How's your configuration file looks like? (for master nodes) Did you configure something special for local gateway like 'recover_after_*' or 'gateway.expected_nodes' ? Or maybe minimum master nodes?

3 Likes

thank you, that was the issue! still I wonder why the state became red even though we didn't do any configuration change recently.

anyway, thanks a lot

Antoine

Glad you solved your issue. Can you please tell me more about it?

gateway.recover_after_nodes was set to 5 but there was only 4 nodes (2 data + 2 master)

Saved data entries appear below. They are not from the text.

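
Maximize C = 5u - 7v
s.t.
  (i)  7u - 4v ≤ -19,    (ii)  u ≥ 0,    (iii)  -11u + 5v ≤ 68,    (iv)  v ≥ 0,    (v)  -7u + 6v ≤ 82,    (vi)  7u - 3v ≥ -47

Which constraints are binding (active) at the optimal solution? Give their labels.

(i) and (ii)

Extreme points and C = 5u - 7v:
  (0, 19/4) → C = -133/4
  (107/7, 63/2) → C = -2017/14
  (0, 68/5) → C = -476/5
  (2/31, 426/31) → C = -2972/31

The maximum is at (0, 19/4). Substituting into each constraint, equality holds for (i) and (ii); the remaining constraints have slack.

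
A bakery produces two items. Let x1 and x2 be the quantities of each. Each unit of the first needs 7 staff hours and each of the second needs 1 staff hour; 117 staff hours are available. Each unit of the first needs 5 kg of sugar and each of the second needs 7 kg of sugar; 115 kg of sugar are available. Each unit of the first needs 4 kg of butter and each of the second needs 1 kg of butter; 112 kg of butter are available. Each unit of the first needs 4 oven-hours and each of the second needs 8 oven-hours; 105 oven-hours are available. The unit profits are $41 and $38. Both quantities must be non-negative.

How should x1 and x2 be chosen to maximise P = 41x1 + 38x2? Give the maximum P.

x1 = 16, x2 = 5, maximum P = 846

The binding constraints are 7x1 + x2 = 117 and 5x1 + 7x2 = 115.
Solving simultaneously gives x1 = 16, x2 = 5.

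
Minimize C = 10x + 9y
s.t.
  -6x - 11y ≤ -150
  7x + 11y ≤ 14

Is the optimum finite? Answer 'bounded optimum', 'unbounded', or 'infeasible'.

unbounded

From the feasible point (-136, 966/11), moving in the direction (-11, 6) keeps every constraint satisfied while C decreases without bound.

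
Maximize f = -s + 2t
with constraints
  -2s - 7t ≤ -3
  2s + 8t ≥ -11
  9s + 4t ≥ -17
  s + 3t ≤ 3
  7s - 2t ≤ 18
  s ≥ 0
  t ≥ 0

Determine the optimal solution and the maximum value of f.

s = 0, t = 1, maximum f = 2

Extreme points and f = -s + 2t:
  (0, 3/7) → f = 6/7
  (3/2, 0) → f = -3/2
  (60/23, 3/23) → f = -54/23
  (0, 1) → f = 2
  (18/7, 0) → f = -18/7

The optimum lies where s + 3t = 3 and s = 0.
Solving simultaneously gives s = 0, t = 1.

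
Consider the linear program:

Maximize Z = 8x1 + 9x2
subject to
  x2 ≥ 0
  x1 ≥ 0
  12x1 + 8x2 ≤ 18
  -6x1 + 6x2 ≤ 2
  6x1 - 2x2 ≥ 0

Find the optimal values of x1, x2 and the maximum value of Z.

Feasible corners and Z = 8x1 + 9x2:
  (0, 0) → Z = 0
  (3/2, 0) → Z = 12
  (23/30, 11/10) → Z = 481/30
  (1/6, 1/2) → Z = 35/6

At the optimal vertex, 12x1 + 8x2 = 18 and -6x1 + 6x2 = 2.
Solving simultaneously gives x1 = 23/30, x2 = 11/10.

x1 = 23/30, x2 = 11/10, maximum Z = 481/30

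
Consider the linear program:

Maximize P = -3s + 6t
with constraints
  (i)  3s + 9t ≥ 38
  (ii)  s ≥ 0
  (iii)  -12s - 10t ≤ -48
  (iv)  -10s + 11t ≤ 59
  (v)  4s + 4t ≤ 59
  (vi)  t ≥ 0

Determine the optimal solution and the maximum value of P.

Corner points and P = -3s + 6t:
  (2/3, 4) → P = 22
  (38/3, 0) → P = -38
  (0, 24/5) → P = 144/5
  (0, 59/11) → P = 354/11
  (59/12, 59/6) → P = 177/4
  (59/4, 0) → P = -177/4

At the optimal vertex, -10s + 11t = 59 and 4s + 4t = 59.
Solving simultaneously gives s = 59/12, t = 59/6.

s = 59/12, t = 59/6, maximum P = 177/4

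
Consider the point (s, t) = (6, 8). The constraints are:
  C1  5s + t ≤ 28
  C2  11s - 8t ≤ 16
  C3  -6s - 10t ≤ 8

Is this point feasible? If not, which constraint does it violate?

not feasible — violates C1

Constraint C1: 5s + t = 38, which is not ≤ 28. All other constraints are satisfied.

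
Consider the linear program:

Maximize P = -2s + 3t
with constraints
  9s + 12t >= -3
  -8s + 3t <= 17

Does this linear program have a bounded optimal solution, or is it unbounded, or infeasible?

From the feasible point (-71/41, 43/41), moving in the direction (3, 8) keeps every constraint satisfied while P increases without bound.

unbounded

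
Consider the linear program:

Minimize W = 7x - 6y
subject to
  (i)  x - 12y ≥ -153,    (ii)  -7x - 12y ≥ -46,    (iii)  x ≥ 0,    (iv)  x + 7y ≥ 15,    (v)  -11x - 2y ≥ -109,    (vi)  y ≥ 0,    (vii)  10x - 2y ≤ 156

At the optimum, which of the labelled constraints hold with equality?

(ii) and (iii)

Corner points and W = 7x - 6y:
  (0, 23/6) → W = -23
  (142/37, 59/37) → W = 640/37
  (0, 15/7) → W = -90/7

The minimum is at (0, 23/6). Substituting into each constraint, equality holds for (ii) and (iii); the remaining constraints have slack.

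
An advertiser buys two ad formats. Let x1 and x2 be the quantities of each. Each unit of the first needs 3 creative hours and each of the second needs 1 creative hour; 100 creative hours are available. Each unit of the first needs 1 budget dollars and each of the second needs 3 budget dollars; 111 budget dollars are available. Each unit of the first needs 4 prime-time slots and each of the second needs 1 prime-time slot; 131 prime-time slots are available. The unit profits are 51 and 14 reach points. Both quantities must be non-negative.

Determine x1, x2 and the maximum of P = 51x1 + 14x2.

Corner points and P = 51x1 + 14x2:
  (0, 0) → P = 0
  (0, 37) → P = 518
  (131/4, 0) → P = 6681/4
  (189/8, 233/8) → P = 12901/8
  (31, 7) → P = 1679

x1 = 31, x2 = 7, maximum P = 1679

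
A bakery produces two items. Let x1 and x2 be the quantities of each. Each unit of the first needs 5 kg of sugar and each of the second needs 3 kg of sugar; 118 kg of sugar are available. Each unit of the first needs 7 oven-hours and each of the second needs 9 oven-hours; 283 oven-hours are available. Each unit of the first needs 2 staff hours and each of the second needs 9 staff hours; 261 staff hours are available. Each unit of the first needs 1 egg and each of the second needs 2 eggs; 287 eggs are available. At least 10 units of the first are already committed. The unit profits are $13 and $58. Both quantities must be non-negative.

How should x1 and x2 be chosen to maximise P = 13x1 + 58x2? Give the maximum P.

x1 = 10, x2 = 68/3, maximum P = 4334/3

Vertices and P = 13x1 + 58x2:
  (118/5, 0) → P = 1534/5
  (10, 0) → P = 130
  (10, 68/3) → P = 4334/3

The binding constraints are 5x1 + 3x2 = 118 and x1 = 10.
Solving simultaneously gives x1 = 10, x2 = 68/3.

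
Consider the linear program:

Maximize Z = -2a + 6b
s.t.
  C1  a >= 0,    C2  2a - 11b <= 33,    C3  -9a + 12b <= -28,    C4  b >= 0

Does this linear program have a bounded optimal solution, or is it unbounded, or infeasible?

unbounded

From the feasible point (33/2, 0), moving in the direction (12, 9) keeps every constraint satisfied while Z increases without bound.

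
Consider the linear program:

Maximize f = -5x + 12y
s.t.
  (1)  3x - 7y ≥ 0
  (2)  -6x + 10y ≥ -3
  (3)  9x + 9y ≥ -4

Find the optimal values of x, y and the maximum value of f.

x = 7/4, y = 3/4, maximum f = 1/4

Corner points and f = -5x + 12y:
  (7/4, 3/4) → f = 1/4
  (-14/45, -2/15) → f = -2/45
  (-13/144, -17/48) → f = -547/144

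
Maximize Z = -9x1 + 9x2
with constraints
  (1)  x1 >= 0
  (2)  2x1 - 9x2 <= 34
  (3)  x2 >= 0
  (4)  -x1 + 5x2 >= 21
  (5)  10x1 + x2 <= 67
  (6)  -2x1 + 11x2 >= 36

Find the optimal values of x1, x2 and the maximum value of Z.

x1 = 0, x2 = 67, maximum Z = 603

Vertices and Z = -9x1 + 9x2:
  (0, 21/5) → Z = 189/5
  (0, 67) → Z = 603
  (314/51, 277/51) → Z = -111/17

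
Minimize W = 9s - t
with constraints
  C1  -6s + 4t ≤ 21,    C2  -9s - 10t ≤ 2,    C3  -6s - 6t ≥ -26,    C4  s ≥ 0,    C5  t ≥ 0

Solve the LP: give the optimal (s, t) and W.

Extreme points and W = 9s - t:
  (0, 13/3) → W = -13/3
  (13/3, 0) → W = 39
  (0, 0) → W = 0

s = 0, t = 13/3, minimum W = -13/3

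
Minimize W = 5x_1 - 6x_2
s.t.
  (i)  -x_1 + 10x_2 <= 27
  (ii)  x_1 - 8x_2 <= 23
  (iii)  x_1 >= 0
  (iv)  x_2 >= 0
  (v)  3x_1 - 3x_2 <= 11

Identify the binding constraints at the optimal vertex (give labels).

(i) and (iii)

Extreme points and W = 5x_1 - 6x_2:
  (0, 27/10) → W = -81/5
  (191/27, 92/27) → W = 403/27
  (0, 0) → W = 0
  (11/3, 0) → W = 55/3

The minimum is at (0, 27/10). Substituting into each constraint, equality holds for (i) and (iii); the remaining constraints have slack.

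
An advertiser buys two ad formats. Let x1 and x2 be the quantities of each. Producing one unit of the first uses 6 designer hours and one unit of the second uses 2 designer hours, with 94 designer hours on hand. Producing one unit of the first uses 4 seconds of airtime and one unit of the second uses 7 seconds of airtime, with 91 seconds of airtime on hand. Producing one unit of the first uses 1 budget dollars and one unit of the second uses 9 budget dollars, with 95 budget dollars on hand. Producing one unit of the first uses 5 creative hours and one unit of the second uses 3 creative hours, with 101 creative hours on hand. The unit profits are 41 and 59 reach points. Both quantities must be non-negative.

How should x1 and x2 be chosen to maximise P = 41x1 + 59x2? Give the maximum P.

Extreme points and P = 41x1 + 59x2:
  (0, 0) → P = 0
  (0, 95/9) → P = 5605/9
  (47/3, 0) → P = 1927/3
  (14, 5) → P = 869
  (154/29, 289/29) → P = 23365/29

The optimum lies where 6x1 + 2x2 = 94 and 4x1 + 7x2 = 91.
Solving simultaneously gives x1 = 14, x2 = 5.

x1 = 14, x2 = 5, maximum P = 869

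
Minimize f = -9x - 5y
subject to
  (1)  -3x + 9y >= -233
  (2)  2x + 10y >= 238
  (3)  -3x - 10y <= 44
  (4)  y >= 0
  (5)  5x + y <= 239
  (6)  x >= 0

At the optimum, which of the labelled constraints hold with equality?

(5) and (6)

Corner points and f = -9x - 5y:
  (269/6, 89/6) → f = -1433/3
  (0, 119/5) → f = -119
  (0, 239) → f = -1195

The minimum is at (0, 239). Substituting into each constraint, equality holds for (5) and (6); the remaining constraints have slack.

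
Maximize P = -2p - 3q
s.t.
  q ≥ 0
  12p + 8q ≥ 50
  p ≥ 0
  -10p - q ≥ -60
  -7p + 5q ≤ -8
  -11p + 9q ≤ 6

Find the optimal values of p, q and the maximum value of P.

Feasible corners and P = -2p - 3q:
  (25/6, 0) → P = -25/3
  (6, 0) → P = -12
  (157/58, 127/58) → P = -695/58
  (308/57, 340/57) → P = -1636/57

The binding constraints are q = 0 and 12p + 8q = 50.
Solving simultaneously gives p = 25/6, q = 0.

p = 25/6, q = 0, maximum P = -25/3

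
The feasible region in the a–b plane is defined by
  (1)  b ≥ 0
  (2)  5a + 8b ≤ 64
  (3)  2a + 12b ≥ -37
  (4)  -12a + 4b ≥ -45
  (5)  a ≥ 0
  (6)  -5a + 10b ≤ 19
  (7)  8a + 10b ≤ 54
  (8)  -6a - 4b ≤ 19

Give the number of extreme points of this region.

5

Of the 28 pairwise boundary intersections, those satisfying every inequality are:
  (15/4, 0)
  (0, 0)
  (333/76, 36/19)
  (0, 19/10)
  (35/13, 211/65)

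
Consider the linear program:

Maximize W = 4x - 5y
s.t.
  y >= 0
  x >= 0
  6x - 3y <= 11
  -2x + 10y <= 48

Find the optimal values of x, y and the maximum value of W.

Feasible corners and W = 4x - 5y:
  (0, 0) → W = 0
  (11/6, 0) → W = 22/3
  (0, 24/5) → W = -24
  (127/27, 155/27) → W = -89/9

x = 11/6, y = 0, maximum W = 22/3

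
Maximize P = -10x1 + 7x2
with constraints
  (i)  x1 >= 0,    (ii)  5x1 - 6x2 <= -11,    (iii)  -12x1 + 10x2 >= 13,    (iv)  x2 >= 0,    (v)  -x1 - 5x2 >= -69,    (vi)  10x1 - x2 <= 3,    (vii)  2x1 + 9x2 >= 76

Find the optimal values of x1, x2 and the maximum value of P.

The optimum lies where x1 = 0 and -x1 - 5x2 = -69.
Solving simultaneously gives x1 = 0, x2 = 69/5.

x1 = 0, x2 = 69/5, maximum P = 483/5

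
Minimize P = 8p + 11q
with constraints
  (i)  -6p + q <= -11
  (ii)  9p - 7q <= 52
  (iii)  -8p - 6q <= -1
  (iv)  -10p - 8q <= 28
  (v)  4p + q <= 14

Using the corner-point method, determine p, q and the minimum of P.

Corner points and P = 8p + 11q:
  (67/44, -41/22) → P = -183/22
  (5/2, 4) → P = 64
  (29/10, -37/10) → P = -35/2
  (150/37, -82/37) → P = 298/37

At the optimal vertex, 9p - 7q = 52 and -8p - 6q = -1.
Solving simultaneously gives p = 29/10, q = -37/10.

p = 29/10, q = -37/10, minimum P = -35/2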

what is strange is that this setting was wrong for weeks but it's only recently that the cluster became red.

Now I keep on getting

[2016-09-06 14:31:01,946][WARN ][http.netty               ] [DEVES17_NODE_MASTER1] Caught exception while handling client http traffic, closing connection [id: 0x434ccaae, /127.0.0.1:48852 => /127.0.0.1:9200]
org.elasticsearch.common.netty.handler.codec.frame.TooLongFrameException: An HTTP line is larger than 4096 bytes.
    at org.elasticsearch.common.netty.handler.codec.http.HttpMessageDecoder.readLine(HttpMessageDecoder.java:670)

Do you have any suggestion how to trouble shoot this?

Antoine

1 Like

Ok, thanks.

It looks like there's a local process that sends an incorrect HTTP request to the DEVES17_NODE_MASTER1 node.